Jeudi [Stuttgart 19 septembre 1889]. «Vois si je suis folle mon bien-aimé [...]. J'adorerais sentir ma chair mordue par un cilice que je porterais par amour de toi. Pour toi je souffrirais avec bonheur toutes les épreuves, quant à te sacrifier des plaisirs est-ce que j'en conçois en dehors de ceux que tu me donnes ? Tu es toute ma vie et toute ma joie»... [Capian 30 juillet 1891]. «Je t'aime infiniment il me semble que je ne t'ai pas vu depuis un siècle. Et tu m'apparais avec une douceur infinie. Écris-moi je ne vis qu'en toi»...
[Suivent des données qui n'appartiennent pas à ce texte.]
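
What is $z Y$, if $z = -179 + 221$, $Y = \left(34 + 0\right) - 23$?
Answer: $462$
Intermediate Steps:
$Y = 11$ ($Y = 34 - 23 = 11$)
$z = 42$
$z Y = 42 \cdot 11 = 462$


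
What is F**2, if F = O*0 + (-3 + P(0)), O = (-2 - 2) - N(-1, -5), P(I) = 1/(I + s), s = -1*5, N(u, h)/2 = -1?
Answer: 256/25 ≈ 10.240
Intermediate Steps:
N(u, h) = -2 (N(u, h) = 2*(-1) = -2)
s = -5
P(I) = 1/(-5 + I) (P(I) = 1/(I - 5) = 1/(-5 + I))
O = -2 (O = (-2 - 2) - 1*(-2) = -4 + 2 = -2)
F = -16/5 (F = -2*0 + (-3 + 1/(-5 + 0)) = 0 + (-3 + 1/(-5)) = 0 + (-3 - 1/5) = 0 - 16/5 = -16/5 ≈ -3.2000)
F**2 = (-16/5)**2 = 256/25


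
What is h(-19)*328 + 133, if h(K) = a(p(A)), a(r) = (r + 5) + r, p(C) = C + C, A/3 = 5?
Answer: 21453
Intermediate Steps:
A = 15 (A = 3*5 = 15)
p(C) = 2*C
a(r) = 5 + 2*r (a(r) = (5 + r) + r = 5 + 2*r)
h(K) = 65 (h(K) = 5 + 2*(2*15) = 5 + 2*30 = 5 + 60 = 65)
h(-19)*328 + 133 = 65*328 + 133 = 21320 + 133 = 21453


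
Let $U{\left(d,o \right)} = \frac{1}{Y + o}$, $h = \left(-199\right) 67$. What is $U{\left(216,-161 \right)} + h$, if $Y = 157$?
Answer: $- \frac{53333}{4} \approx -13333.0$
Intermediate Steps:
$h = -13333$
$U{\left(d,o \right)} = \frac{1}{157 + o}$
$U{\left(216,-161 \right)} + h = \frac{1}{157 - 161} - 13333 = \frac{1}{-4} - 13333 = - \frac{1}{4} - 13333 = - \frac{53333}{4}$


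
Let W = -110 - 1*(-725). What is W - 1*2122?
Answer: -1507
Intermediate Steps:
W = 615 (W = -110 + 725 = 615)
W - 1*2122 = 615 - 1*2122 = 615 - 2122 = -1507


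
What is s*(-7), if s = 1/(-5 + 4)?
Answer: 7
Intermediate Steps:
s = -1 (s = 1/(-1) = -1)
s*(-7) = -1*(-7) = 7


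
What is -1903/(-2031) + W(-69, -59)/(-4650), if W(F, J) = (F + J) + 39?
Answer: 1003301/1049350 ≈ 0.95612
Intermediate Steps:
W(F, J) = 39 + F + J
-1903/(-2031) + W(-69, -59)/(-4650) = -1903/(-2031) + (39 - 69 - 59)/(-4650) = -1903*(-1/2031) - 89*(-1/4650) = 1903/2031 + 89/4650 = 1003301/1049350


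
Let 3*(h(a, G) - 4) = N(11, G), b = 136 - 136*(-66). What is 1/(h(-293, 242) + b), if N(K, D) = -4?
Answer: 3/27344 ≈ 0.00010971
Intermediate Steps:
b = 9112 (b = 136 + 8976 = 9112)
h(a, G) = 8/3 (h(a, G) = 4 + (⅓)*(-4) = 4 - 4/3 = 8/3)
1/(h(-293, 242) + b) = 1/(8/3 + 9112) = 1/(27344/3) = 3/27344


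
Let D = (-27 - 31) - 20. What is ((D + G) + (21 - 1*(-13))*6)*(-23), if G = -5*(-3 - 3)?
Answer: -3588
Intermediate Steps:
G = 30 (G = -5*(-6) = 30)
D = -78 (D = -58 - 20 = -78)
((D + G) + (21 - 1*(-13))*6)*(-23) = ((-78 + 30) + (21 - 1*(-13))*6)*(-23) = (-48 + (21 + 13)*6)*(-23) = (-48 + 34*6)*(-23) = (-48 + 204)*(-23) = 156*(-23) = -3588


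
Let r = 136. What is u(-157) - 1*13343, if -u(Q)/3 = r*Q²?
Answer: -10070135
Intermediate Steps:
u(Q) = -408*Q²
u(-157) - 1*13343 = -408*(-157)² - 1*13343 = -408*24649 - 13343 = -10056792 - 13343 = -10070135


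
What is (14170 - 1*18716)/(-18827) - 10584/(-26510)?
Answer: 159889714/249551885 ≈ 0.64071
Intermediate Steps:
(14170 - 1*18716)/(-18827) - 10584/(-26510) = (14170 - 18716)*(-1/18827) - 10584*(-1/26510) = -4546*(-1/18827) + 5292/13255 = 4546/18827 + 5292/13255 = 159889714/249551885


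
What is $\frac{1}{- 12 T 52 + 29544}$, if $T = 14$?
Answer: $\frac{1}{20808} \approx 4.8058 \cdot 10^{-5}$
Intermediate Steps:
$\frac{1}{- 12 T 52 + 29544} = \frac{1}{\left(-12\right) 14 \cdot 52 + 29544} = \frac{1}{\left(-168\right) 52 + 29544} = \frac{1}{-8736 + 29544} = \frac{1}{20808}$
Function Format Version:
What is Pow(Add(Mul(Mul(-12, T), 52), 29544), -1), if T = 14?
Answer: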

Une lettre très exaltée semble correspondre à la révélation de la liaison de France avec Jeanne Brindeau [1909]: «tant que j'aurai un souffle, une pulsation, une voix, ce sera pour t'appeler, te désirer, te disputer. [...] l'enfer lui-même ne peut prévaloir contre nous. [...] nous avons rencontré la seule raison d'être de la vie, un amour qui peut tout noyer, tout abîmer dans la plénitude et dans sa gloire»... Cependant une lettre de France la remplit de désespoir et de terreur: «Je te fais horreur n'est-ce pas, tu ne peux plus penser à moi. Ce que je craignais se réalise, je suis maudite !»...
On joint une carte postale du Château Caillavet à Capian.